The study prospectively enrolled 1,523 patients diagnosed with a heart attack between 2015 and 2017, including 471 (31%) women and 1,052 (69%) men. Prescribed medications were recorded, as were any medical reasons why a drug should not be prescribed (called contraindications).
Women were more likely to die after a heart attack than men. Rates of in-hospital death were similar between sexes but after an average 264-day follow-up, more women than men had died. "Previous studies have already established excess deaths in female heart attack patients, so we expected this result," said Dr. Montalto.
A significantly lower proportion of women received optimal medical therapy at discharge (55% of women versus 64% of men). Women were also less likely to undergo invasive procedures than men (71% of women versus 83% of men).

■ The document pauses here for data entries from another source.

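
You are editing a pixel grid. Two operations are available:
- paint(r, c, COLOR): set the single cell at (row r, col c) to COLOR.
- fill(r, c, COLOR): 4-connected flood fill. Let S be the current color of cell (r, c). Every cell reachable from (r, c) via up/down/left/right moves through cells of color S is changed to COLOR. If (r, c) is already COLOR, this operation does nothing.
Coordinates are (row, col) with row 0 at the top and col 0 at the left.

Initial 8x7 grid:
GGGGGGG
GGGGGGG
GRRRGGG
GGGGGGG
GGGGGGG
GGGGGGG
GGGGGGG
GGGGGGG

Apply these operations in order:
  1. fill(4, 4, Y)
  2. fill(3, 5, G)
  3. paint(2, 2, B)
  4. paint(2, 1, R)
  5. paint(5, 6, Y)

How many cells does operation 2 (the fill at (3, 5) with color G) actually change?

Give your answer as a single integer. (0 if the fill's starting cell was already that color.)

After op 1 fill(4,4,Y) [53 cells changed]:
YYYYYYY
YYYYYYY
YRRRYYY
YYYYYYY
YYYYYYY
YYYYYYY
YYYYYYY
YYYYYYY
After op 2 fill(3,5,G) [53 cells changed]:
GGGGGGG
GGGGGGG
GRRRGGG
GGGGGGG
GGGGGGG
GGGGGGG
GGGGGGG
GGGGGGG

Answer: 53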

Dr. Montalto said: "It is well established that optimal medical therapy and invasive management are both associated with increased survival after myocardial infarction. Therefore, we then examined whether female patients had worse survival strictly due to their sex - which means genetic and hormonal status, and so on - or because of suboptimal treatment."
Using 'multivariable regression', a type of statistical analysis, it was observed that receiving optimal medical therapy after a heart attack was independently associated with a roughly 50% decrease in all-cause death, while female sex was not an independent predictor of death after a heart attack.
"Our study suggests that it is not being female that causes more deaths, but it is receiving fewer recommended drugs," said Dr. Montalto. "In fact, getting the right medication nearly halves the risk of dying."
Dr. Montalto noted that a strength of the study was collecting data on contraindications. "This enabled us to discriminate whether non-prescription of a drug was due to a contraindication or not," he said.
Dr. Montalto concluded: "Appropriate drug prescription is easily improved with increased knowledge of guideline recommendations and closer attention to contraindications to drug therapy. Our study indicates that these actions could improve the outcome of female heart attack patients."